Setting Custom Headers for Cross-Origin Requests
Illustrate setting custom HTTP headers for a Fetch request to a cross-origin server, such as Authorization.
// Define the URL for the cross-origin request
const url = 'https://cross-origin-server.com/data';
// Create an object with the headers you want to set, including Authorization
const headers = new Headers();
headers.append('Authorization', 'Bearer YOUR_TOKEN_HERE');
headers.append('Content-Type', 'application/json');
headers.append('X-Custom-Header', 'custom-value');
// Set up the fetch request options including method and headers
const fetchOptions = {
method: 'GET',
headers: headers,
mode: 'cors', // Use CORS mode to make a request to a different domain
credentials: 'include' // Include credentials for sites that require authentication
};
// Make the fetch request with custom headers
fetch(url, fetchOptions)
.then(response => {
if (response.ok) {
return response.json();
}
throw new Error('Network response was not ok.');
})
.then(data => console.log('Fetched data:', data))

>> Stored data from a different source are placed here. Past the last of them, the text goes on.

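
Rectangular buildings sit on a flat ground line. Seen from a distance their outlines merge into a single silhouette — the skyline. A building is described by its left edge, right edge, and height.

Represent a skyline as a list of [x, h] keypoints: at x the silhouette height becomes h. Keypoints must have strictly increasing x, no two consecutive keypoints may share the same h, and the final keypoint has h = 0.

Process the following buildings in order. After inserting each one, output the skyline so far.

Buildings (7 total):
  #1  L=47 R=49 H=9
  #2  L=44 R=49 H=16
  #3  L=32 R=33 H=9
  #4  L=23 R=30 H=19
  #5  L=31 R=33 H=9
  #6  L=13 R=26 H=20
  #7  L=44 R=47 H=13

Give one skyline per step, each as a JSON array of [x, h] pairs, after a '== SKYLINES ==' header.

== SKYLINES ==
[[47,9],[49,0]]
[[44,16],[49,0]]
[[32,9],[33,0],[44,16],[49,0]]
[[23,19],[30,0],[32,9],[33,0],[44,16],[49,0]]
[[23,19],[30,0],[31,9],[33,0],[44,16],[49,0]]
[[13,20],[26,19],[30,0],[31,9],[33,0],[44,16],[49,0]]
[[13,20],[26,19],[30,0],[31,9],[33,0],[44,16],[49,0]]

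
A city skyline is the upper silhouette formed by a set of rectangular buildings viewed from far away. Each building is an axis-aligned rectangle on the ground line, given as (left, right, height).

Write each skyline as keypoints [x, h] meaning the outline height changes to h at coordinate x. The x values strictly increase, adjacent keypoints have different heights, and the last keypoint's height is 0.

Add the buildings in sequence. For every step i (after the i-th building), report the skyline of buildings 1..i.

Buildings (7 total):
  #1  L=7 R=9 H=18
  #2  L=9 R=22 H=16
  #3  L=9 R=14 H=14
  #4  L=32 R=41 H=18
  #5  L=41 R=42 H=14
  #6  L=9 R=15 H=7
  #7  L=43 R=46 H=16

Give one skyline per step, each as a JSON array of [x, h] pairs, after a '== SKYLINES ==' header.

== SKYLINES ==
[[7,18],[9,0]]
[[7,18],[9,16],[22,0]]
[[7,18],[9,16],[22,0]]
[[7,18],[9,16],[22,0],[32,18],[41,0]]
[[7,18],[9,16],[22,0],[32,18],[41,14],[42,0]]
[[7,18],[9,16],[22,0],[32,18],[41,14],[42,0]]
[[7,18],[9,16],[22,0],[32,18],[41,14],[42,0],[43,16],[46,0]]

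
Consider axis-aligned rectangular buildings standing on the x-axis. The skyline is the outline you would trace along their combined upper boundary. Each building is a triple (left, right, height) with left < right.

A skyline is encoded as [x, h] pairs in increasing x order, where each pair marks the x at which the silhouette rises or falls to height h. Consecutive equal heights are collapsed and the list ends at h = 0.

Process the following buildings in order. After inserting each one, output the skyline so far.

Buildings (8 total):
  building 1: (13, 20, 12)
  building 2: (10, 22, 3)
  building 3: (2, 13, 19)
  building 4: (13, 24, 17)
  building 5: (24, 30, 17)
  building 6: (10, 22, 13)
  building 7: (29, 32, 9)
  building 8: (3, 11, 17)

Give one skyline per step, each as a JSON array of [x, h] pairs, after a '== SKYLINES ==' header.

== SKYLINES ==
[[13,12],[20,0]]
[[10,3],[13,12],[20,3],[22,0]]
[[2,19],[13,12],[20,3],[22,0]]
[[2,19],[13,17],[24,0]]
[[2,19],[13,17],[30,0]]
[[2,19],[13,17],[30,0]]
[[2,19],[13,17],[30,9],[32,0]]
[[2,19],[13,17],[30,9],[32,0]]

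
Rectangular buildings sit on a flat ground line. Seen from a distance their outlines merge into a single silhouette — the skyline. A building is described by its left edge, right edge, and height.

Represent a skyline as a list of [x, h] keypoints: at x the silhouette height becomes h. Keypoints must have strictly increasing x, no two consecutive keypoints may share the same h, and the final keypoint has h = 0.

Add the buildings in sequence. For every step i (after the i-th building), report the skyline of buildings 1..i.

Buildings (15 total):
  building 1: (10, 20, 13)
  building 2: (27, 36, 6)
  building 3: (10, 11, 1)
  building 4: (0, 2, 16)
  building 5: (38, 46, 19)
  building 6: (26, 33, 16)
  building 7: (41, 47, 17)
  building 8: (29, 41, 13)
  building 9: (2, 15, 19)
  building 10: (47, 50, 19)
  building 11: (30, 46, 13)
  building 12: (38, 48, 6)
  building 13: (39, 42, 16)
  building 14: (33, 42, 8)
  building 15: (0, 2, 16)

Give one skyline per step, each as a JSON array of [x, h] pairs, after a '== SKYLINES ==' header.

== SKYLINES ==
[[10,13],[20,0]]
[[10,13],[20,0],[27,6],[36,0]]
[[10,13],[20,0],[27,6],[36,0]]
[[0,16],[2,0],[10,13],[20,0],[27,6],[36,0]]
[[0,16],[2,0],[10,13],[20,0],[27,6],[36,0],[38,19],[46,0]]
[[0,16],[2,0],[10,13],[20,0],[26,16],[33,6],[36,0],[38,19],[46,0]]
[[0,16],[2,0],[10,13],[20,0],[26,16],[33,6],[36,0],[38,19],[46,17],[47,0]]
[[0,16],[2,0],[10,13],[20,0],[26,16],[33,13],[38,19],[46,17],[47,0]]
[[0,16],[2,19],[15,13],[20,0],[26,16],[33,13],[38,19],[46,17],[47,0]]
[[0,16],[2,19],[15,13],[20,0],[26,16],[33,13],[38,19],[46,17],[47,19],[50,0]]
[[0,16],[2,19],[15,13],[20,0],[26,16],[33,13],[38,19],[46,17],[47,19],[50,0]]
[[0,16],[2,19],[15,13],[20,0],[26,16],[33,13],[38,19],[46,17],[47,19],[50,0]]
[[0,16],[2,19],[15,13],[20,0],[26,16],[33,13],[38,19],[46,17],[47,19],[50,0]]
[[0,16],[2,19],[15,13],[20,0],[26,16],[33,13],[38,19],[46,17],[47,19],[50,0]]
[[0,16],[2,19],[15,13],[20,0],[26,16],[33,13],[38,19],[46,17],[47,19],[50,0]]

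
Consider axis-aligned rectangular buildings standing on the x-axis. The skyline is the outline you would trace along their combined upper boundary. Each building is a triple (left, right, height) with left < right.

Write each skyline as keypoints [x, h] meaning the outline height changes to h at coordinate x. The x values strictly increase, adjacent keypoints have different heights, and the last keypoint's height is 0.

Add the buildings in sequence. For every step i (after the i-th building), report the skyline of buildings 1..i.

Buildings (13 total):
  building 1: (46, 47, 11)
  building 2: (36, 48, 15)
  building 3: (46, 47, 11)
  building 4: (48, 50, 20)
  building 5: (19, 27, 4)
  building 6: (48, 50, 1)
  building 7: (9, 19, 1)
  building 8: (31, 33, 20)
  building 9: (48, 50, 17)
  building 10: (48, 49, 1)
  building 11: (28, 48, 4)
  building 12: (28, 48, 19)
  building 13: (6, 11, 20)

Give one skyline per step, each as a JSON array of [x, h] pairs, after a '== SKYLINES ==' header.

== SKYLINES ==
[[46,11],[47,0]]
[[36,15],[48,0]]
[[36,15],[48,0]]
[[36,15],[48,20],[50,0]]
[[19,4],[27,0],[36,15],[48,20],[50,0]]
[[19,4],[27,0],[36,15],[48,20],[50,0]]
[[9,1],[19,4],[27,0],[36,15],[48,20],[50,0]]
[[9,1],[19,4],[27,0],[31,20],[33,0],[36,15],[48,20],[50,0]]
[[9,1],[19,4],[27,0],[31,20],[33,0],[36,15],[48,20],[50,0]]
[[9,1],[19,4],[27,0],[31,20],[33,0],[36,15],[48,20],[50,0]]
[[9,1],[19,4],[27,0],[28,4],[31,20],[33,4],[36,15],[48,20],[50,0]]
[[9,1],[19,4],[27,0],[28,19],[31,20],[33,19],[48,20],[50,0]]
[[6,20],[11,1],[19,4],[27,0],[28,19],[31,20],[33,19],[48,20],[50,0]]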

.catch(error => console.error('Fetching error:', error));
This code sets up a Fetch API request to a cross-origin server by defining custom HTTP headers, including 'Authorization'. It creates a 'Headers' object, appends custom headers, configures the 'fetchOptions' including the mode and credentials, and then sends the fetch request. It handles the response by checking for a successful network response, parsing the JSON, and finally logging data or errors.